David Mantey: What are your thoughts on the current state of the electronics distribution industry?
Walter E. Tobin: The electronics distribution industry is strong. Most, if not all, of [distributors] reported strong sales numbers for Q1 2017. This bears out the strong value proposition that distribution provides in risk mitigation and continuity of supply.
At the same time, distribution is facing manufacturer consolidation and shifting alliances among many of the major manufacturers as they fight for share of mind and try to protect their IP with the end customers.
In some cases, this consolidation has resulted in margin erosion, thus affecting the top line gross profit margins for the channel. Time will tell what affect this may have on the ability to continue to field fully staffed branch offices and field engineering resources.
Mantey: In your opinion, what are the greatest obstacles that reps and manufacturers face?
Tobin: Manufacturer consolidation, tracking global splits, ASP
[average selling price] erosion, and overall declining commission rates are their major obstacles for reps.
Manufacturers’ obstacles include how to rationalize the combined company after a merger, and how to satisfy Wall Street with continued improved EPS [earnings per share] and ROWC [return on working capital].
Mantey: What can be improved? What is working well?
Tobin: The industry needs to work in a more collaborative manner. Reps, distributors, and manufacturers all [need] to show the end customer a strong value proposition.
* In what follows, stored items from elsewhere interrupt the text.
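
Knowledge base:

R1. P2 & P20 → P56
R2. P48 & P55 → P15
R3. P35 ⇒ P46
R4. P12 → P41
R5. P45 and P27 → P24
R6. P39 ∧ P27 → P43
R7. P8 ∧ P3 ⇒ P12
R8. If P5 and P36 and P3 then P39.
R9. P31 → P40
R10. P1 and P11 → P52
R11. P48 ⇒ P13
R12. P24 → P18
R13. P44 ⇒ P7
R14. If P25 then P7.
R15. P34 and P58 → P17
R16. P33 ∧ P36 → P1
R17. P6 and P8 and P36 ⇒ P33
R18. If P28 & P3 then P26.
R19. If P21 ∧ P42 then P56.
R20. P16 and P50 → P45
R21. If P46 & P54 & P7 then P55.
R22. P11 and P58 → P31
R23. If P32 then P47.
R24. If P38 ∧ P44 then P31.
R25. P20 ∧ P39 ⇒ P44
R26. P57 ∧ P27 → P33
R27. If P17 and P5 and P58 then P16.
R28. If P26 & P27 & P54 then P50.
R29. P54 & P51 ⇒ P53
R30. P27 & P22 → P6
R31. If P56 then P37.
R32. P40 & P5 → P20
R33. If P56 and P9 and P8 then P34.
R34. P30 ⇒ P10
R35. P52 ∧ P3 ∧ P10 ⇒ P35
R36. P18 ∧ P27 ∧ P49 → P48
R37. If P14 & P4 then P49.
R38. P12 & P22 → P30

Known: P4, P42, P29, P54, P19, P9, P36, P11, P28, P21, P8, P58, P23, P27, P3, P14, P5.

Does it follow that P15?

Forward chaining from the given facts derives: P12, P39, P26, P56, P31, P50, P37, P34, P49, P41, P43, P40, P17, P16, P20, P45, P44, P24, P18, P7, P48, P13.
The only rule concluding P15 is R2, which needs P55; that is never established.

No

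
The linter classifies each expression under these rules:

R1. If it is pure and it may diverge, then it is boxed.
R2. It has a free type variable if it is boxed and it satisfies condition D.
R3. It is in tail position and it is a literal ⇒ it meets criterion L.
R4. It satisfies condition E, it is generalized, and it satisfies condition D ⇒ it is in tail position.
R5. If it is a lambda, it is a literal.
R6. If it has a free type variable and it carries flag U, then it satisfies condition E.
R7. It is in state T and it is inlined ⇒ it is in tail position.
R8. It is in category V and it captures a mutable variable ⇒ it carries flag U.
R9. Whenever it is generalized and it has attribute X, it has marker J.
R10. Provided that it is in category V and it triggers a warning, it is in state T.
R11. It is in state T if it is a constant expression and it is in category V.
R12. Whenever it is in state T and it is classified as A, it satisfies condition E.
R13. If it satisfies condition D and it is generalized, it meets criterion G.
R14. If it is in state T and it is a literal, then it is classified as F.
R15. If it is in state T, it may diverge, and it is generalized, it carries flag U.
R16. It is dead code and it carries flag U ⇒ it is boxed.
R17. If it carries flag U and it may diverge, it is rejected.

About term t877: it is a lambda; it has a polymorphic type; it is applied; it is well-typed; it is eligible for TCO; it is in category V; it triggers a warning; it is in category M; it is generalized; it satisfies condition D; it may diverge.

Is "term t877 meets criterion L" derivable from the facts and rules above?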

In some cases, this does not happen as often, or as well, as it should
Mantey: How has the industry changed in the last year?
Tobin: Many major manufacturer consolidations have resulted in changes in the channel and rep lineups.
Mantey: What can be done to improve the manufacturer-representative relationship?
Tobin: Reward performance with a fair commission rate, and understand that all of the non-selling activities that are required, like Salesforce.com and other funnel updates, take away valuable selling time. Also, be able to track splits, pay fairly on out of territory sales, and be aware of ASP erosion.